Vecinos a favor y en contra del Teatro Principal (11.01.1885)

El Clamor de la Democracia, diario fundado en 1881 por varios jóvenes redactores que abandonan el republicano El Clamor, desaparecerá en la primavera de 1885 al fundirse de nuevo ambas redacciones bajo la nueva cabecera El Clamor de Castellón. En los cuatro años de convivencia en los quioscos, los dos primeros periódicos se enfrentan y los mayores tratan de ridiculizar a los jóvenes tildándolos repetidamente de bebés. Ambas cabeceras rivalizan y polemizan en múltiples ocasiones como esta: a comienzos de 1885, El Clamor de la Democracia sale al paso de un suelto del otro diario, que llamaba la atención sobre el contraste entre el avance de la plaza de toros -impulsada por la iniciativa privada y que sería una realidad en 1887- y la ausencia de progresos en cuanto a la construcción del futuro Teatro Principal de Castellón, que había llevado a «los vecinos de la plaza de la Paz» a presentar «una exposición (…) pidiendo al ayuntamiento que construya el teatro en esta capital».

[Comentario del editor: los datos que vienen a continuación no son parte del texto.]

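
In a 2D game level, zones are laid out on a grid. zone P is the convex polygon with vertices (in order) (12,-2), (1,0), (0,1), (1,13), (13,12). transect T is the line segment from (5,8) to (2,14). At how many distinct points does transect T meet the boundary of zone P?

The segment meets the boundary at (2.565,12.87).

1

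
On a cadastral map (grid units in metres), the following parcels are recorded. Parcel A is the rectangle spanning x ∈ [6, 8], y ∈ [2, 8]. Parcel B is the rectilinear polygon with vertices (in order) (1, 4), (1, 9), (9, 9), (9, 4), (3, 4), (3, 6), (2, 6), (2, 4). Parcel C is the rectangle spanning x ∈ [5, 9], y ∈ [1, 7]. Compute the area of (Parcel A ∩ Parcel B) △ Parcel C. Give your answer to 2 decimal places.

|Parcel A ∩ Parcel B| = 8.
|(Parcel A ∩ Parcel B) ∩ Parcel C| = 6.
|(Parcel A ∩ Parcel B) △ Parcel C| = 8 + 24 − 12 = 20.00.

20.00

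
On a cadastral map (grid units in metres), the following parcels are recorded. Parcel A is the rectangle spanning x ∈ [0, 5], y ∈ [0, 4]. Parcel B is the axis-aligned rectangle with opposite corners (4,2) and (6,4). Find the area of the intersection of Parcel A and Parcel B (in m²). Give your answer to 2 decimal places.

|Parcel A∩Parcel B|: x∈[4,5], y∈[2,4] → 1·2 = 2.

2.00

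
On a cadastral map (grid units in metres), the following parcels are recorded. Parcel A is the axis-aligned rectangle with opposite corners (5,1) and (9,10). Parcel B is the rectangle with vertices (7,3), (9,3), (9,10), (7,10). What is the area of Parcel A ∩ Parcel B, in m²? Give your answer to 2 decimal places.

|Parcel A∩Parcel B|: x∈[7,9], y∈[3,10] → 2·7 = 14.

14.00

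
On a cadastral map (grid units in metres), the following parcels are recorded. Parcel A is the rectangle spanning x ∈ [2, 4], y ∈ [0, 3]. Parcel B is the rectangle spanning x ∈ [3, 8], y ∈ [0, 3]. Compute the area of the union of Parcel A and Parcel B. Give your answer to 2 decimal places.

By inclusion–exclusion:
Individual areas: |Parcel A| = 6, |Parcel B| = 15.
|Parcel A∩Parcel B|: x∈[3,4], y∈[0,3] → 1·3 = 3.
|Parcel A ∪ Parcel B| = 21 − 3 = 18.00.

18.00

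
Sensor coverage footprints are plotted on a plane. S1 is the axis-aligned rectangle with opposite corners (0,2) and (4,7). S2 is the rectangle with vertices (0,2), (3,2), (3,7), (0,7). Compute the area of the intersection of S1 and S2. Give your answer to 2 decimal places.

15.00

|S1∩S2|: x∈[0,3], y∈[2,7] → 3·5 = 15.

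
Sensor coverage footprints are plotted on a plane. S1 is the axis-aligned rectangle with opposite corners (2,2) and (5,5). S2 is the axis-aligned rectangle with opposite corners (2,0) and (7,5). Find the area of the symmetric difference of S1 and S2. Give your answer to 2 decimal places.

|S1∩S2|: x∈[2,5], y∈[2,5] → 3·3 = 9.
|S1 △ S2| = |S1| + |S2| − 2·|S1∩S2| = 9 + 25 − 18 = 16.00.

16.00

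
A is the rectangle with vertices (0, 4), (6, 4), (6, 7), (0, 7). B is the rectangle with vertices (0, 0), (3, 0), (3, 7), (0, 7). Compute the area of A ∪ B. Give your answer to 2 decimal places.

By inclusion–exclusion:
Individual areas: |A| = 18, |B| = 21.
|A∩B|: x∈[0,3], y∈[4,7] → 3·3 = 9.
|A ∪ B| = 39 − 9 = 30.00.

30.00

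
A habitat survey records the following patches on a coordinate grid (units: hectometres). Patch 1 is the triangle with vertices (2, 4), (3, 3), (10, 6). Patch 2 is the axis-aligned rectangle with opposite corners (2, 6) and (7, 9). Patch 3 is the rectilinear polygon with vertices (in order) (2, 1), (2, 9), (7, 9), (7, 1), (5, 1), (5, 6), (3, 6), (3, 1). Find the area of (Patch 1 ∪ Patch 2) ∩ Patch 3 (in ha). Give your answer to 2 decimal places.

17.05

|Patch 1 ∪ Patch 2| = 20.
|(Patch 1 ∪ Patch 2) ∩ Patch 3| = 17.05.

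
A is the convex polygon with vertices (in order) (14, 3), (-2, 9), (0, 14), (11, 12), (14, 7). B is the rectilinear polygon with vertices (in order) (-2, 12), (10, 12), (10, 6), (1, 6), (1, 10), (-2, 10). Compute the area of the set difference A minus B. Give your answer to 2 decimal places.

44.79

|A| = 98.5, |A∩B| = 53.7125.
|A ∖ B| = |A| − |A∩B| = 98.5 − 53.7125 = 44.79.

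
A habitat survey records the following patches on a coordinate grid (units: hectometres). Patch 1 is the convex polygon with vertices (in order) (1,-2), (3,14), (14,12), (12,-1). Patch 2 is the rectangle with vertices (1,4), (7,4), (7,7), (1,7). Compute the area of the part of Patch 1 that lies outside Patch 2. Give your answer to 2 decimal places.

145.31

|Patch 1| = 160.5, |Patch 1∩Patch 2| = 15.1875.
|Patch 1 ∖ Patch 2| = |Patch 1| − |Patch 1∩Patch 2| = 160.5 − 15.1875 = 145.31.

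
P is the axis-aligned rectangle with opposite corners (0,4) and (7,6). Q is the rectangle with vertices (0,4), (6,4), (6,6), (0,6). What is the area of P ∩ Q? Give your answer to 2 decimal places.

|P∩Q|: x∈[0,6], y∈[4,6] → 6·2 = 12.

12.00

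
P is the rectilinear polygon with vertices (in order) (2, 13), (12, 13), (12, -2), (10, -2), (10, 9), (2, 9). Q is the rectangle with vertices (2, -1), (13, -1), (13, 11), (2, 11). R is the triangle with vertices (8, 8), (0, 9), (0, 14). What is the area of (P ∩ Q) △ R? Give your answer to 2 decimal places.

46.67

|P ∩ Q| = 40.
|(P ∩ Q) ∩ R| = 6.6667.
|(P ∩ Q) △ R| = 40 + 20 − 13.3333 = 46.67.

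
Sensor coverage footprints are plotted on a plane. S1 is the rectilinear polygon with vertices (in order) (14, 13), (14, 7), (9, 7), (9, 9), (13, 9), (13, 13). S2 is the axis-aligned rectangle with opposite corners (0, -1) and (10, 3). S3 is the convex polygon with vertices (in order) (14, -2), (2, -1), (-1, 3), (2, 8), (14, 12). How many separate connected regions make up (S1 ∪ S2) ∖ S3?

(S1 ∪ S2) ∖ S3 splits into 2 disjoint pieces (area 1.1667, area 2.6667).

2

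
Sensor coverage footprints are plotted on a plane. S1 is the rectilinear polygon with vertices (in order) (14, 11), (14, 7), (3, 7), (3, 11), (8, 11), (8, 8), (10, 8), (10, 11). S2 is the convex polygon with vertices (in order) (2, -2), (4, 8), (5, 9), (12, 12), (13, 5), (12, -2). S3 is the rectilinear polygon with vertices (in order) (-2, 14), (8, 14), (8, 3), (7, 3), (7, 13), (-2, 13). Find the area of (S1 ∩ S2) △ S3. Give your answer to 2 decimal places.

|S1 ∩ S2| = 21.2429.
|(S1 ∩ S2) ∩ S3| = 3.0714.
|(S1 ∩ S2) △ S3| = 21.2429 + 20 − 6.1429 = 35.10.

35.10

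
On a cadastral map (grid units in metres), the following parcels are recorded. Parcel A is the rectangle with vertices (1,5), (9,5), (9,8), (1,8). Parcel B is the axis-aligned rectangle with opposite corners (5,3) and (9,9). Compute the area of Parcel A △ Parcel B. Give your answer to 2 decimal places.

|Parcel A∩Parcel B|: x∈[5,9], y∈[5,8] → 4·3 = 12.
|Parcel A △ Parcel B| = |Parcel A| + |Parcel B| − 2·|Parcel A∩Parcel B| = 24 + 24 − 24 = 24.00.

24.00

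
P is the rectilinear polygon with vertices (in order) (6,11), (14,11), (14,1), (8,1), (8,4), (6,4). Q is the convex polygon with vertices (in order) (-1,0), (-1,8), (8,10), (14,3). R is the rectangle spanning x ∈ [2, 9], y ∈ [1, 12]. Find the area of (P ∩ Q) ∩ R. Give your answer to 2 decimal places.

19.07

The region (P ∩ Q) ∩ R is the polygon with vertices (6,4), (6,9.556), (8,10), (9,8.833), (9,2), (8,1.8), (8,4).
By the shoelace formula its area is 19.07.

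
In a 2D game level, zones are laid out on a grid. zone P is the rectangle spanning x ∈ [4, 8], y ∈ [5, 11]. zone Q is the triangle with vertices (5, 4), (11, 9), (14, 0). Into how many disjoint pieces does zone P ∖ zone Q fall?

zone P ∖ zone Q is a single connected region.

1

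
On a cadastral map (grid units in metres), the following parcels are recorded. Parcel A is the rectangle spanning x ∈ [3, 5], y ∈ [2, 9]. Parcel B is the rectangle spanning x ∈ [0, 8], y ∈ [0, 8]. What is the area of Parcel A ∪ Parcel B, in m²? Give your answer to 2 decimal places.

By inclusion–exclusion:
Individual areas: |Parcel A| = 14, |Parcel B| = 64.
|Parcel A∩Parcel B|: x∈[3,5], y∈[2,8] → 2·6 = 12.
|Parcel A ∪ Parcel B| = 78 − 12 = 66.00.

66.00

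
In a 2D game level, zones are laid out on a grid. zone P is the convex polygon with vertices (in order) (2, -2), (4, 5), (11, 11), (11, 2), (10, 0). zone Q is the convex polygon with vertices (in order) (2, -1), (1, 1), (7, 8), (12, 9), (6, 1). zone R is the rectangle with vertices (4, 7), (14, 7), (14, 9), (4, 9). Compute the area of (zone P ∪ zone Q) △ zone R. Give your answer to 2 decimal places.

76.25

|zone P ∪ zone Q| = 72.14.
|(zone P ∪ zone Q) ∩ zone R| = 7.9445.
|(zone P ∪ zone Q) △ zone R| = 72.14 + 20 − 15.889 = 76.25.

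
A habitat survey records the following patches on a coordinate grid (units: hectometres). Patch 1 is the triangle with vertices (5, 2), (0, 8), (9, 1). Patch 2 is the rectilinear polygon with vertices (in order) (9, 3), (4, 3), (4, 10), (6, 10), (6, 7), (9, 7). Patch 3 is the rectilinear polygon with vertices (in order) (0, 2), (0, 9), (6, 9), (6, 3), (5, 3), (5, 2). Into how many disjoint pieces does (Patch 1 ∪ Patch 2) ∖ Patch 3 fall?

2

(Patch 1 ∪ Patch 2) ∖ Patch 3 splits into 2 disjoint pieces (area 2, area 15.4286).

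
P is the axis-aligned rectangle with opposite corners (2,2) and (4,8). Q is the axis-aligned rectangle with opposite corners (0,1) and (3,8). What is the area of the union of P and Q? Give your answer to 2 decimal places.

By inclusion–exclusion:
Individual areas: |P| = 12, |Q| = 21.
|P∩Q|: x∈[2,3], y∈[2,8] → 1·6 = 6.
|P ∪ Q| = 33 − 6 = 27.00.

27.00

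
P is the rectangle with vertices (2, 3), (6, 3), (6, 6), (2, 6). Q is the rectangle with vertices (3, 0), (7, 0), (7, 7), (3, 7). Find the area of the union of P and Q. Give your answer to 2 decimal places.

31.00

By inclusion–exclusion:
Individual areas: |P| = 12, |Q| = 28.
|P∩Q|: x∈[3,6], y∈[3,6] → 3·3 = 9.
|P ∪ Q| = 40 − 9 = 31.00.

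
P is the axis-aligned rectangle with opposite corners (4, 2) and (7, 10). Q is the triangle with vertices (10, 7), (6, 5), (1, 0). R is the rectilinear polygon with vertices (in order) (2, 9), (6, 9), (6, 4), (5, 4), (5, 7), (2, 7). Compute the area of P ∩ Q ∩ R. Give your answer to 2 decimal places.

The intersection is the polygon with vertices (6,5), (6,4), (5,4).
By the shoelace formula its area is 0.50.

0.50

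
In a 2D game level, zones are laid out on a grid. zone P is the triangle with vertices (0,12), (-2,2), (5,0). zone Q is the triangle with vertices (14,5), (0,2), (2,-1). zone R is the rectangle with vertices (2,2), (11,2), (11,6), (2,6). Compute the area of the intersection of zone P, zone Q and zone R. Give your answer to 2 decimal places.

The intersection is the polygon with vertices (3.825,2.82), (4.167,2), (2,2), (2,2.429).
By the shoelace formula its area is 1.28.

1.28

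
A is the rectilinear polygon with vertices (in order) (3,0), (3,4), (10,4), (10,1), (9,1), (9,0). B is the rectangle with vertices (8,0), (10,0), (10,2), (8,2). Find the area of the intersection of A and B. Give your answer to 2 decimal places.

The intersection is the polygon with vertices (10,1), (9,1), (9,0), (8,0), (8,2), (10,2).
By the shoelace formula its area is 3.00.

3.00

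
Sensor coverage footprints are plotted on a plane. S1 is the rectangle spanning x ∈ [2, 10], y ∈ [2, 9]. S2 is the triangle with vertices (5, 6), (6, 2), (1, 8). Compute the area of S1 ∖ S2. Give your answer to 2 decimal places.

49.35

|S1| = 56, |S1∩S2| = 6.65.
|S1 ∖ S2| = |S1| − |S1∩S2| = 56 − 6.65 = 49.35.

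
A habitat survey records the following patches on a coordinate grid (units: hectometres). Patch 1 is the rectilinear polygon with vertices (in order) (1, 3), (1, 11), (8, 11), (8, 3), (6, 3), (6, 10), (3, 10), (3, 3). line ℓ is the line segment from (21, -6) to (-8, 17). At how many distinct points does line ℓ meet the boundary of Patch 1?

The segment meets the boundary at (1,9.862), (3,8.276), (6,5.897), (8,4.31).

4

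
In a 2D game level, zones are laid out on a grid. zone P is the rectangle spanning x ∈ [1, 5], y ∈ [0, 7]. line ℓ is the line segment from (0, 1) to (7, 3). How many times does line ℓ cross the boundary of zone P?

The segment meets the boundary at (5,2.429), (1,1.286).

2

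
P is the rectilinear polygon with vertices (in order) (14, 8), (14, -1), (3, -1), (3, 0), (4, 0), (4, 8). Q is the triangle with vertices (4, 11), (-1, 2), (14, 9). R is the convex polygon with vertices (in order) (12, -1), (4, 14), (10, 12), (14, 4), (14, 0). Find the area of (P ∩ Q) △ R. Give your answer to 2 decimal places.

65.30

|P ∩ Q| = 14.4048.
|(P ∩ Q) ∩ R| = 4.0522.
|(P ∩ Q) △ R| = 14.4048 + 59 − 8.1044 = 65.30.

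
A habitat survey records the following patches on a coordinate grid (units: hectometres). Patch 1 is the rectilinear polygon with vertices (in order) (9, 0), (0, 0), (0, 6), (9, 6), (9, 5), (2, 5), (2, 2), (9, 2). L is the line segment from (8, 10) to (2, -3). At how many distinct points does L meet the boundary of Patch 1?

4

The segment meets the boundary at (3.385,0), (4.308,2), (5.692,5), (6.154,6).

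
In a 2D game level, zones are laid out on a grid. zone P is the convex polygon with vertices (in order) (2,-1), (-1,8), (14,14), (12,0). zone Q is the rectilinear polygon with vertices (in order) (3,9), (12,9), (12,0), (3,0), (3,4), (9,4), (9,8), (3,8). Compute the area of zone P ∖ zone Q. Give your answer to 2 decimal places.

|zone P| = 145.5, |zone P∩zone Q| = 57.
|zone P ∖ zone Q| = |zone P| − |zone P∩zone Q| = 145.5 − 57 = 88.50.

88.50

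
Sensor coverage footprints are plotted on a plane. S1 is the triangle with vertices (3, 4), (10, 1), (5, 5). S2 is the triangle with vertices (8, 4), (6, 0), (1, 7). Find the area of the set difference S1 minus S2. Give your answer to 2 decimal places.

|S1| = 6.5, |S1∩S2| = 5.1517.
|S1 ∖ S2| = |S1| − |S1∩S2| = 6.5 − 5.1517 = 1.35.

1.35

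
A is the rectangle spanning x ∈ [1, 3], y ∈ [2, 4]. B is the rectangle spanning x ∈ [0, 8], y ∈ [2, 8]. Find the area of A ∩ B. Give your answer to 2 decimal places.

|A∩B|: x∈[1,3], y∈[2,4] → 2·2 = 4.

4.00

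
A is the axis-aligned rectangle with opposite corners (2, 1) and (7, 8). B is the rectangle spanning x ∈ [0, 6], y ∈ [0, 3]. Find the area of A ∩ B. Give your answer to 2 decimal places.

|A∩B|: x∈[2,6], y∈[1,3] → 4·2 = 8.

8.00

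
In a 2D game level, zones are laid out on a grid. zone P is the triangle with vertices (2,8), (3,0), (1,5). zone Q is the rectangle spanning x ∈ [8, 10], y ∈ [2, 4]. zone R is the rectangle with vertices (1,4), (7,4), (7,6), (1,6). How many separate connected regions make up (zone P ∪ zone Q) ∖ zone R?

3

(zone P ∪ zone Q) ∖ zone R splits into 3 disjoint pieces (area 0.9167, area 2.2, area 4).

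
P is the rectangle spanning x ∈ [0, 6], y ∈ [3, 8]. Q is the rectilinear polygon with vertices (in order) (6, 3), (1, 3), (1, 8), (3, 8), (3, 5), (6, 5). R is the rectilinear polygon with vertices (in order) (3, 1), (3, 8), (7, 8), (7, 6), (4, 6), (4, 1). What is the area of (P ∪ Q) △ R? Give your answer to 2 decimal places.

25.00

|P ∪ Q| = 30.
|(P ∪ Q) ∩ R| = 9.
|(P ∪ Q) △ R| = 30 + 13 − 18 = 25.00.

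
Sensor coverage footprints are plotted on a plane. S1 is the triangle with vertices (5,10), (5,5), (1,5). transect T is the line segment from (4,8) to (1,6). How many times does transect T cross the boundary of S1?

1

The segment meets the boundary at (2.714,7.143).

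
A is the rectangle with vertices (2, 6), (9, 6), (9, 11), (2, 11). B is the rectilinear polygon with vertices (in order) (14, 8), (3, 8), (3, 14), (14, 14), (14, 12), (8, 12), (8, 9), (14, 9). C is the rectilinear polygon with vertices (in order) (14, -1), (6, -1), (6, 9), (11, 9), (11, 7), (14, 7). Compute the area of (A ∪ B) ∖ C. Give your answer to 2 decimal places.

56.00

|A ∪ B| = 67.
|(A ∪ B) ∩ C| = 11.
|(A ∪ B) ∖ C| = 67 − 11 = 56.00.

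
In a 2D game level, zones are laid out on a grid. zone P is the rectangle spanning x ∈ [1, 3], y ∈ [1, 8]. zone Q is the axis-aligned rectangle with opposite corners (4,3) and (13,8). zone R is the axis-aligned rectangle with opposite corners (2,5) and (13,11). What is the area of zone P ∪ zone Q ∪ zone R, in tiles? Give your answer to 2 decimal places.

95.00

By inclusion–exclusion:
Individual areas: |zone P| = 14, |zone Q| = 45, |zone R| = 66.
|zone P∩zone Q| = 0 (no overlap).
|zone P∩zone R|: x∈[2,3], y∈[5,8] → 1·3 = 3.
|zone Q∩zone R|: x∈[4,13], y∈[5,8] → 9·3 = 27.
|zone P∩zone Q∩zone R| = 0.
|zone P ∪ zone Q ∪ zone R| = 125 − 30 + 0 = 95.00.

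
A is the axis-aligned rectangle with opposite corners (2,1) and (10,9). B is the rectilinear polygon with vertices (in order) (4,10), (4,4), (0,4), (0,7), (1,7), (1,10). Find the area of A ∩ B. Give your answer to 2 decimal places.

The intersection is the polygon with vertices (2,9), (4,9), (4,4), (2,4).
By the shoelace formula its area is 10.00.

10.00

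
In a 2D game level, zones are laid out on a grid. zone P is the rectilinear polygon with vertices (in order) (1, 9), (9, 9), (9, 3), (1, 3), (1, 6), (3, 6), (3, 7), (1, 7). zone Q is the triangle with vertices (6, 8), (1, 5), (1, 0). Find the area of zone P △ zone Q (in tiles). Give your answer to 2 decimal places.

39.19

|zone P| = 46, |zone Q| = 12.5, |zone P∩zone Q| = 9.6542.
|zone P △ zone Q| = |zone P| + |zone Q| − 2·|zone P∩zone Q| = 46 + 12.5 − 19.3083 = 39.19.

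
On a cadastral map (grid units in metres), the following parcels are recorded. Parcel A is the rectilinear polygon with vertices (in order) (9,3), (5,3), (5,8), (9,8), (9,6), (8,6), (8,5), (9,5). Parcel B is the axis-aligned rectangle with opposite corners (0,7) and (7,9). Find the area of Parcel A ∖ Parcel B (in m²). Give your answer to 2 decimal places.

17.00

|Parcel A| = 19, |Parcel A∩Parcel B| = 2.
|Parcel A ∖ Parcel B| = |Parcel A| − |Parcel A∩Parcel B| = 19 − 2 = 17.00.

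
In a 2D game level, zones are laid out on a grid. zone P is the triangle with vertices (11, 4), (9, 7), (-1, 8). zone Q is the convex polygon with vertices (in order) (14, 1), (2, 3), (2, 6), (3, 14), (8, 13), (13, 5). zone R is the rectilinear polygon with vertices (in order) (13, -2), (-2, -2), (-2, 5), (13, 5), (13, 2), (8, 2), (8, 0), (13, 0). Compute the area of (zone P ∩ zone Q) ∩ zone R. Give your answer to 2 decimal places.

The region (zone P ∩ zone Q) ∩ zone R is the polygon with vertices (11,4), (8,5), (10.333,5).
By the shoelace formula its area is 1.17.

1.17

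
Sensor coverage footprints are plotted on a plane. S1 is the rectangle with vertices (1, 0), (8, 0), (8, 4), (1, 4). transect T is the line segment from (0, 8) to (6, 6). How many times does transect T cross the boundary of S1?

0

The segment lies entirely outside S1 and never meets its boundary.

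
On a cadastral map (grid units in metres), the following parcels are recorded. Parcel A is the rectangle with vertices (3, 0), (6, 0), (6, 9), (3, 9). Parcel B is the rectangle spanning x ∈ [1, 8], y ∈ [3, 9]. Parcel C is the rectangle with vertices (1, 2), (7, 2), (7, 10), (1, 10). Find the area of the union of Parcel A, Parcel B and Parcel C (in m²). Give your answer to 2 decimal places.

60.00

By inclusion–exclusion:
Individual areas: |Parcel A| = 27, |Parcel B| = 42, |Parcel C| = 48.
|Parcel A∩Parcel B|: x∈[3,6], y∈[3,9] → 3·6 = 18.
|Parcel A∩Parcel C|: x∈[3,6], y∈[2,9] → 3·7 = 21.
|Parcel B∩Parcel C|: x∈[1,7], y∈[3,9] → 6·6 = 36.
|Parcel A∩Parcel B∩Parcel C| = 18.
|Parcel A ∪ Parcel B ∪ Parcel C| = 117 − 75 + 18 = 60.00.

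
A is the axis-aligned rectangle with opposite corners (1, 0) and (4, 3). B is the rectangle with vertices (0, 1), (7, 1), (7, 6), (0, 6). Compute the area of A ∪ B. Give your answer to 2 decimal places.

38.00

By inclusion–exclusion:
Individual areas: |A| = 9, |B| = 35.
|A∩B|: x∈[1,4], y∈[1,3] → 3·2 = 6.
|A ∪ B| = 44 − 6 = 38.00.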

En su réplica, El Clamor de la Democracia señala que la iniciativa en defensa de la construcción del teatro -que finalmente se inauguraría en 1894- «la suscriben personas de todas las clases sociales y de todas las opiniones políticas» y concluye que la mejor prueba de que no se trata de una «cuestión política» es el hecho de que exista «otra exposición contra el expediente y plano del teatro, iniciada por algunos vecinos de la calle de Zapateros [hoy Colón] y plaza del Rey».

Cabe añadir que los promotores de El Clamor de la Democracia, como recogió Manuel Martí, eran los nuevos valores republicanos de la ciudad, que se enfrentaban a la generación anterior liderada por Francisco González Chermá: eran jóvenes «de extracción burguesa y formación universitaria, con ideas muy diferentes respecto a lo que había de ser la política republicana, de las mantenidas por el artesanado, que hasta el momento había encabezado el partido» (republicano). Entre ellos, los abogados Enrique Perales y Fernando Gasset, el periodista -y luego cronista de la ciudad- Carlos Llinás o el comerciante Francisco Borjas.